Her face went stony and inscrutable even as irritation sizzled across his senses. "Well," she said after several long seconds of silence, "I guess you'd best do everything you can tomorrow to make sure the borders remain closed, then." Her jaw grew firm. "Because if my family is here, I will be coming back. Whether you like it or not.”

She stepped past him and marched into the other room, heading for the stairs. Unwilling to let her storm off, he followed and grabbed her wrist. Tumultuous emotions-hurt, anger, distrust, even an underlying current of fear-rushed into him as his flesh touched hers.

"I don't do this to hurt you, Ellysetta." His whisper had a sharp edge. "Would you rather I take the free will of every noble in Celieria and bend it to my own? I've tried everything else to convince them, but they won't believe the Eld are as great a threat as I know them to be”

"Then make them believe it," she snapped back. She yanked her hand away from his with such force that she knocked over a stack of wedding presents on the hall table, sending gifts skittering across the floor. Muttering a mild curse, she knelt to pick them up. "You're a Master of Spirit. I know for a fact your weaves feel entirely and vividly real.”

"All Fey have sworn never to manipulate Celierian minds with magic." Rain knelt to retrieve a small silver-ribbonbedecked blue box that had fallen beneath the table.

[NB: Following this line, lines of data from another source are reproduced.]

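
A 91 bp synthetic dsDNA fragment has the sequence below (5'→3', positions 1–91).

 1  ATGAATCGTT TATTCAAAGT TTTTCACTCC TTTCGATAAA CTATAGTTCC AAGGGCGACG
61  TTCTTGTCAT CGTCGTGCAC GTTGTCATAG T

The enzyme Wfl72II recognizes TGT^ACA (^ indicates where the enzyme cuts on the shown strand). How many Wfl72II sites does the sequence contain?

No occurrence of TGTACA is present in the sequence.
Wfl72II does not cut: 0 sites.

0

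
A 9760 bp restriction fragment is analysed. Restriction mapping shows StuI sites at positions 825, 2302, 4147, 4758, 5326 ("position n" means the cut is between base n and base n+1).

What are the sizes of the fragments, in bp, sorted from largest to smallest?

Linear molecule, 5 cuts → 6 fragments:
  825 − 0 = 825 bp
  2302 − 825 = 1477 bp
  4147 − 2302 = 1845 bp
  4758 − 4147 = 611 bp
  5326 − 4758 = 568 bp
  9760 − 5326 = 4434 bp
Sorted largest to smallest: 4434, 1845, 1477, 825, 611, 568 bp.

4434, 1845, 1477, 825, 611, 568 bp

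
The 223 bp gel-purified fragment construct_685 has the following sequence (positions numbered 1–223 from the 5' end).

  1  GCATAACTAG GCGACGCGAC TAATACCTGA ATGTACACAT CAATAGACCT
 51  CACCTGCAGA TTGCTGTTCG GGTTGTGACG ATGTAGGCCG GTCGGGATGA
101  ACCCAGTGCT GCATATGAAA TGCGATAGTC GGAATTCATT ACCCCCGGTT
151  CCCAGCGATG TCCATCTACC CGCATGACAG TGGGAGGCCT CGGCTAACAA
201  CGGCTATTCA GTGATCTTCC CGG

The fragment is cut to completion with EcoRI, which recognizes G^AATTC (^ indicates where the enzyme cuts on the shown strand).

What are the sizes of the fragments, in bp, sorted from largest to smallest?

132, 91 bp

The EcoRI site (GAATTC) starts at position 132.
EcoRI cuts after the first base of each site, so after position 132.
Linear molecule, 1 cut → 2 fragments:
  1–132 → 132 bp
  133–223 → 91 bp
Sorted largest to smallest: 132, 91 bp.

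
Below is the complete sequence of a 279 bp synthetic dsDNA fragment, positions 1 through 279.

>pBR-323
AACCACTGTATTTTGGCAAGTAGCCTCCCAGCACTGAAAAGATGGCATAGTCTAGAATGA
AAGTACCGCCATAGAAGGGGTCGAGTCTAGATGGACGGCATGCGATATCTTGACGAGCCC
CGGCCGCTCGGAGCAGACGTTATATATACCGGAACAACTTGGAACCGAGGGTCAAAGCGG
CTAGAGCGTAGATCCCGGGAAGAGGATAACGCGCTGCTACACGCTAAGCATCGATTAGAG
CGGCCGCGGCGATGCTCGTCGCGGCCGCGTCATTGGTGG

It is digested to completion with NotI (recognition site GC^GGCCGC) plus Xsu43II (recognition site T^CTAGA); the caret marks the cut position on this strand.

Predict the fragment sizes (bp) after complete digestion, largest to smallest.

155, 51, 35, 21, 17 bp

NotI sites (GCGGCCGC) start at positions 240, 261.
NotI cuts after base 2 of each site, so after positions 241, 262.
Xsu43II sites (TCTAGA) start at positions 51, 86.
Xsu43II cuts after the first base of each site, so after positions 51, 86.
Combined cut positions: 51, 86, 241, 262.
Linear molecule, 4 cuts → 5 fragments:
  1–51 → 51 bp
  52–86 → 35 bp
  87–241 → 155 bp
  242–262 → 21 bp
  263–279 → 17 bp
Sorted largest to smallest: 155, 51, 35, 21, 17 bp.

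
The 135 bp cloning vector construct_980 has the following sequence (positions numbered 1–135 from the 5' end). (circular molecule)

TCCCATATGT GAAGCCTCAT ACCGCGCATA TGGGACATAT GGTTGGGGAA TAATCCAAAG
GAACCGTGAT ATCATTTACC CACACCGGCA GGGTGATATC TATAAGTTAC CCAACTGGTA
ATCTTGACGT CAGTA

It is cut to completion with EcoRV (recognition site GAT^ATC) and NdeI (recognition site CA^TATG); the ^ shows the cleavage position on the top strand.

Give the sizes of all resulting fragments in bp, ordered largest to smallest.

EcoRV sites (GATATC) start at positions 68, 95.
EcoRV cuts after base 3 of each site, so after positions 70, 97.
NdeI sites (CATATG) start at positions 4, 27, 36.
NdeI cuts after base 2 of each site, so after positions 5, 28, 37.
Combined cut positions: 5, 28, 37, 70, 97.
Circular molecule, 5 cuts → 5 fragments:
  6–28 → 23 bp
  29–37 → 9 bp
  38–70 → 33 bp
  71–97 → 27 bp
  98–135 then 1–5 → 38 + 5 = 43 bp
Sorted largest to smallest: 43, 33, 27, 23, 9 bp.

43, 33, 27, 23, 9 bp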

"I'm not suggesting you manipulate them," she snapped. "I'm saying
show
them what the Mage Wars were like, just as you've shown me the Fading Lands. Convince King Dorian to let you address the Council directly, before the vote. Make them see the results of Mage evil for themselves, firsthand. Here, give me that." She held out her hand for the small package.

As he passed it to her, their fingers touched, and she flinched at the contact. Grimly he stepped back to put a little distance between them.

Inside the parlor, Rain heard Lorelle ask, "Lillis, what's wrong with Love?”

There was a loud hiss, then a screech, followed by a short cry of pain. Love came tearing out of the parlor, skittering across the hardwood floor, little paws pedaling as she made a sliding turn, scrambled up the stairs, and disappeared.

Rain peered into the parlor. Lillis sat in Kieran's arms, her hand bleeding from deep furrows while the young Fey examined the wound. "What happened, Kieran?”

"I don't know." There was shame on his face for allowing one of the females under his care to come to harm. "The cat just went crazy." He glared at the other warriors. "Which one of you was calling magic?”

Rain glanced at each of his men, all of whom were shaking their heads and denying that they had done anything to set off the kitten. He turned back to Ellysetta, who wasn't paying the slightest attention to her sister but was instead focused entirely on opening the package in her hands. A chill stole over him. "Ellysetta?" He started towards her.